Anche il sindaco di Molfetta, Tommaso Minervini, si è schierato con i pescatori in protesta chiedendo «un fermo biologico straordinario per arginare il problema del caro gasolio e permettere alle marinerie di sopravvivere». E continua: «Per scongiurare un nuovo blocco, la crisi dell’intero comprato e la conseguente assenza sui mercati di prodotto ittico nazionale fresco è fondamentale che il ministero delle Politiche agricole agisca il prima possibile con misure impattanti». Anche Enrica Mammuccari, presidente nazionale Uila Pesca, lancia il suo grido d’allarme:«Stiamo attraversando un momento di grande  preoccupazione che si aggiunge alle difficoltà denunciate da tanti anni: il collasso di una parte importante della pesca italiana che, a causa dell’incremento dei costi del carburante, non riesce con i soli ricavi a coprire i costi» afferma.
«La riduzione dello sforzo di pesca – continua –  sancita ancora di più dagli ultimi regolamenti comunitari ha comportato che il periodo di attività lavorativa per la pesca professionale in Adriatico si attesti sulle 140 giornate l’anno, con una difficoltà a difendere la redditività di lavoratori e imprese.
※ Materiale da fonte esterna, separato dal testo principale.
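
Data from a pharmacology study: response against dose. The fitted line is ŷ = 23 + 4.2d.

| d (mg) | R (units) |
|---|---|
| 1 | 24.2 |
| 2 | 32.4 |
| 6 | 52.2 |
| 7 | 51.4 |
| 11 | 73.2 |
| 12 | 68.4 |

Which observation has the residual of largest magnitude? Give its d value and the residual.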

Incremento del costo da 0,80 a 1,15-1,30 non consente di poter uscire nemmeno in mare con il rischio di ricadute occupazionali pesantissime. In questi giorni però abbiamo avuto notizie  che la legittima protesta sta sfociando  in alcune marinerie in atti di intimidazione, impedendo la stessa attività lavorativa a chi ha deciso di non fermarsi: questo non è accettabile».

«È urgente – continua Mammuccari – che le richieste che Sindacato e il Sistema di imprese stanno ponendo al Governo, si traducano immediatamente in norme di sostegno al settore. Dal riconoscimento del credito d’imposta , all’erogazione delle misure economiche previste da marzo per calmierare il costo del gasolio (20 milioni per le imprese di pesca), dalla piena attuazione della Cisoa (ammortizzatore sociale)  allo sblocco celere delle indennità di fermo 2021 fino al riconoscimento del cosiddetto “fermo bellico” previsto dalla Commissione europee anche alla pesca del Mediterraneo.
E conclude: «La pesca italiana ha dimostrato di rispondere agli obiettivi di sicurezza alimentare , non fermandosi durante la pandemia; ma questo valore deve essere riconosciuto dimostrando la celerità delle risposte delle Istituzioni. Anche dal punto di vista delle tutele per i lavoratori esiste una disparità di trattamento: non è riconosciuto come lavoro usurante e per l’ammortizzatore strutturato della Cisoa al momento non vi sono le norme attuative che lo rendano effettivamente fruibile».